Amber Naslund has a thought provoking post up on the “reality” of online, virtual communications, Is This Real Life? In Defense of Our Virtual Connections, something that she anchors to “human relationships”, the very humanity of our bonds regardless of medium:
This IS real life.
Or a facet of it, anyway. One that is very much alive. Communications that happen on Twitter or Skype or Facebook or blogs or whatever are every bit as real as a conversation you might have over the phone or email…
…I’m so weary of seeing people chastise others to “get offline and experience real life” or some such. (The irony, of course, is that these folks often do so using the very social networks they’re disparaging, but hey).
Way back when, we used letters to keep in touch with people that weren’t geographically near, like my Gramma did with her husband during WWII. Then it was the phone (remember the advent of three-way calling?), email, and things like IRC. AOL took chat mainstream, and the internet populated with more and more tools to keep in touch, to communicate, to talk to one another when physical proximity wasn’t possible.
We were okay with the analog stuff to which we’d spent many decades adapting, but we still haven’t wrapped our heads around the virtual side of things, it seems.
Human relationships have many facets. When they’re real, they’re not real because of the things we use to cultivate them. They’re real because the human bond is there, the connection that extends beyond the means. No tool, website, or thingamajig can take that away, and none can replace it entirely. When it happens, that bond between people – either personal or professional – is as real and genuine as the individuals themselves.
Some of that bonding can and will happen outside the realm of sharing the same square footage. It always has. Distance has never prevented humans from growing close to one another (and by some adages, it can bring them closer still). Now we’re tossing out all kinds of shiny new ways to bridge the distance, yet somehow we think they’re changing the very fabric of our desire to be close to other people. And that’s just not so.
Face time is irreplaceable, because humans respond to things like voice and body language in a visceral way. We’re very tuned to those unspoken things and they can be important in forging a lasting bond between people. And I’m all for turning off the phone and the computer to enjoy those in-person times to their fullest.
My thoughts, which somewhat expand on hers, were as follows:
There is something else about what makes something “real” that is missing, or diminished in online communications.
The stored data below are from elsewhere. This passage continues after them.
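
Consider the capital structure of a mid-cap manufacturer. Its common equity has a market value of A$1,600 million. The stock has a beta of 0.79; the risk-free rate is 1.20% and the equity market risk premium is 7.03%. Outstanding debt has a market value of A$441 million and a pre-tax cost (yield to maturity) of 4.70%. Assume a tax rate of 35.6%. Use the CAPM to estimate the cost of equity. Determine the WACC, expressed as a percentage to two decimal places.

5.95%

Cost of equity via CAPM: Re = 1.2% + 0.79 × 7.03% = 6.7537%.
Total capital V = 1600 + 441 = 2041.
Equity: weight = 1600/2041 = 0.7839; cost = 6.7537%.
Debt: weight = 441/2041 = 0.2161; after-tax cost = 4.7% × (1 − 35.6%) = 3.0268%.
WACC = 0.7839 × 6.7537% + 0.2161 × 3.0268% = 5.9484%.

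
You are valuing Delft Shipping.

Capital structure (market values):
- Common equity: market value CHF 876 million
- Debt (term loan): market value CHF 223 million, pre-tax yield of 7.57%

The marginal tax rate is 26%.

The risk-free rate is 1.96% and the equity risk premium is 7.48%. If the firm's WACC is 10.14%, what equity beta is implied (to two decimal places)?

1.25

Total capital V = 876 + 223 = 1099.
Equity weight = 876/1099 = 0.7971.
Term loan weight = 223/1099 = 0.2029.
Debt contribution = 0.2029 × 7.57% × (1 − 26%) = 1.1367%.
Required equity contribution = 10.14% − 1.1367% = 9.0033%  ⇒  Re = 11.2953%.
CAPM: 11.2953% = 1.96% + β × 7.48%  ⇒  β = 1.2480.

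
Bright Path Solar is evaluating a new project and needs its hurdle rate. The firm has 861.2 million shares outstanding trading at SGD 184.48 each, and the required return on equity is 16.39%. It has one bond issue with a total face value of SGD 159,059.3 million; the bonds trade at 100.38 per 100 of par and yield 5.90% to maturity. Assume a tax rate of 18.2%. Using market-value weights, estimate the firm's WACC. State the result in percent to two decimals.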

Something is Real in fact because of the way that it resists us. A rock is “real” because it resists our touch. People are real in how they resist us. Resistance is what makes us grow and respond. Online communications in their many forms are indeed “real” because there IS resistance “out there” but in many ways this resistance is quite different, much more subtle than it is in the meat world. The resistance mostly is a resistance to attention. Being paid attention to. It is not entirely the same thing. Also, in online media there are ways around resistances that simply are not available in the otherwise real world (for good or bad).
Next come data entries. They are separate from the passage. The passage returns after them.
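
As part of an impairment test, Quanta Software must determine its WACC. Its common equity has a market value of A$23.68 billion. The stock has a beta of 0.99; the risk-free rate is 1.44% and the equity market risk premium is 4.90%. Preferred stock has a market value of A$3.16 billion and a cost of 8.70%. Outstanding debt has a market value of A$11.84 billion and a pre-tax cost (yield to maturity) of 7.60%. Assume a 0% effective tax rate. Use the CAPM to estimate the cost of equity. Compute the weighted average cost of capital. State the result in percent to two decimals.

Cost of equity via CAPM: Re = 1.44% + 0.99 × 4.9% = 6.2910%.
Total capital V = 23.68 + 3.16 + 11.84 = 38.68.
Equity: weight = 23.68/38.68 = 0.6122; cost = 6.291%.
Preferred: weight = 3.16/38.68 = 0.0817; cost = 8.7%.
Debt: weight = 11.84/38.68 = 0.3061; after-tax cost = 7.6% × (1 − 0%) = 7.6000%.
WACC = 0.6122 × 6.2910% + 0.0817 × 8.7000% + 0.3061 × 7.6000% = 6.8885%.

6.89%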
To really appreciate and get the most out of online connections and communications, I believe the nature of their resistances (that which makes them VERY real) needs to be made more explicit.
I’m not completely sure that the “human bond” is something that exists APART from the medium across which it is forged. I do certainly agree that no medium can take it away, so to speak, which means only that we can form these bonds in great if not infinite variety. But the medium indeed is also fused to the nature of the bond, conditioning its capacities, predicating its futures. Of course virtually formed bonds are “real” just as others are, but its not simply a question of real or unreal, rather it is always one of degree. And with Amber as well I am in agreement that we haven’t gotten our head wrapped around the virtual, while to the analog we are quite adapted (not only decades worth of lifetime adaptation, but thousands of years of largely analog emphasized cultural adaptation). It is for me that if we want to trace out exactly where the line of the real and the unreal runs in the virtual, it is in the precise nature of the resistances offered there, the resistances that give those newly wrought degrees of freedom their value and meaning.